Apparemment, la nouvelle avait fait le tour de la plantation à la vitesse d’une traînée de poudre. Gilles en fut contrarié mais n’en montra rien. La douleur silencieuse de ces braves gens était émouvante et aussi leur colère qui, bien entendu, n’était pas dirigée contre lui mais contre le ou les mystérieux assassins d’une femme que beaucoup de Noirs, dans toute l’île, révéraient comme une sainte. Ce fut François Bongo qui traduisit le sentiment de ses compagnons.

— Nous trouver assassin ! Nous tuer sans pardon ! Toi pas nous empêcher ! ajouta-t-il s’adressant à Tournemine d’un ton où perçait une menace.

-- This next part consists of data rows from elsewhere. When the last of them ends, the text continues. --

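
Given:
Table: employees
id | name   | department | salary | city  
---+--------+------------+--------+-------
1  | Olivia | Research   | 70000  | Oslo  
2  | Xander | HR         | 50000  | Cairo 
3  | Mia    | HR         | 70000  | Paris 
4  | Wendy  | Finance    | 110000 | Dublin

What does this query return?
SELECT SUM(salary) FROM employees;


SUM(salary) = 70000 + 50000 + 70000 + 110000 = 300000

300000


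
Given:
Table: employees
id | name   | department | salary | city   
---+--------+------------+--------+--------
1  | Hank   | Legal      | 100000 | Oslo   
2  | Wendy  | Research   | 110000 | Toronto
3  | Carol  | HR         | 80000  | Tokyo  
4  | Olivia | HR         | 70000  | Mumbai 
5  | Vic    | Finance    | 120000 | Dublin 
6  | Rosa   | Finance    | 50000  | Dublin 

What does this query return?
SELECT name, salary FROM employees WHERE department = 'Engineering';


Filtering: department = 'Engineering'
Matching rows: 0

Empty result set (0 rows)


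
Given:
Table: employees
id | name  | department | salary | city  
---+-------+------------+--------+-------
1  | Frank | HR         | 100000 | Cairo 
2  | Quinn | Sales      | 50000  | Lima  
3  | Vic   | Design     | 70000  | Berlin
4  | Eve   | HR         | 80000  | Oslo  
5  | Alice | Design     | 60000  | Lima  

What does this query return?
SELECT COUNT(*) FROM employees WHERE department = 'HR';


Counting rows where department = 'HR'
  Frank -> MATCH
  Eve -> MATCH


2


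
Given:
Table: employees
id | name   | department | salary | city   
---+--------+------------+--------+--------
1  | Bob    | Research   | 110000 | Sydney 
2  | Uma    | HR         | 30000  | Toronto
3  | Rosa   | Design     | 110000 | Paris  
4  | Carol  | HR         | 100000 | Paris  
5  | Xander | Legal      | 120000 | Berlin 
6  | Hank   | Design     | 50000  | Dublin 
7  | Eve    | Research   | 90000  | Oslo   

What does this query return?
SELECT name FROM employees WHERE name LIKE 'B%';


LIKE 'B%' matches names starting with 'B'
Matching: 1

1 rows:
Bob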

— Je ne vous en empêcherai pas, je vous en donne ma parole ! J’aimais Celina. Je lui dois la vie et j’entends que son meurtrier soit châtié. Et le plus tôt sera le mieux. Mais, auparavant, il faut lui rendre l’hommage qu’elle mérite. Bongo, tu iras jusqu’aux cases du Morne Rouge dire que personne ne travaillera demain, jour où elle sera portée en terre et, cette nuit, vous pourrez veiller son corps comme vous l’entendrez. Moïse réglera tout cela. Dès à présent, vous pouvez commencer les préparatifs.

Ils le remercièrent d’un murmure unanime puis se formèrent en cortège derrière la civière pour conduire Celina dans la cour qui s’étendait entre l’habitation et les cuisines où sur une sorte de catafalque de branches, de feuilles et de fleurs, elle passerait la nuit.

Gilles ordonna que la tombe soit creusée dans la petite clairière où s’élevait la tombe des Ferronnet car il lui semblait convenable que la fidèle Celina reposât auprès de ses anciens maîtres. Quatre hommes armés de pelles et de pioches partirent aussitôt, mais ils avaient à peine disparu que Désirée venait frapper à la porte du cabinet de travail où Gilles s’était enfermé pour essayer de voir clair dans ces catastrophes successives qui s’abattaient sur lui. L’ancienne servante de Simon Legros venait demander qu’après l’inhumation la tombe fût gardée pendant plusieurs nuits afin que le corps de celle qui avait été une grande prêtresse ne fût pas volé.

Gilles haussa les épaules avec lassitude, excédé par cette histoire de cadavres tirés de leurs cercueils et se promenant à l’air libre.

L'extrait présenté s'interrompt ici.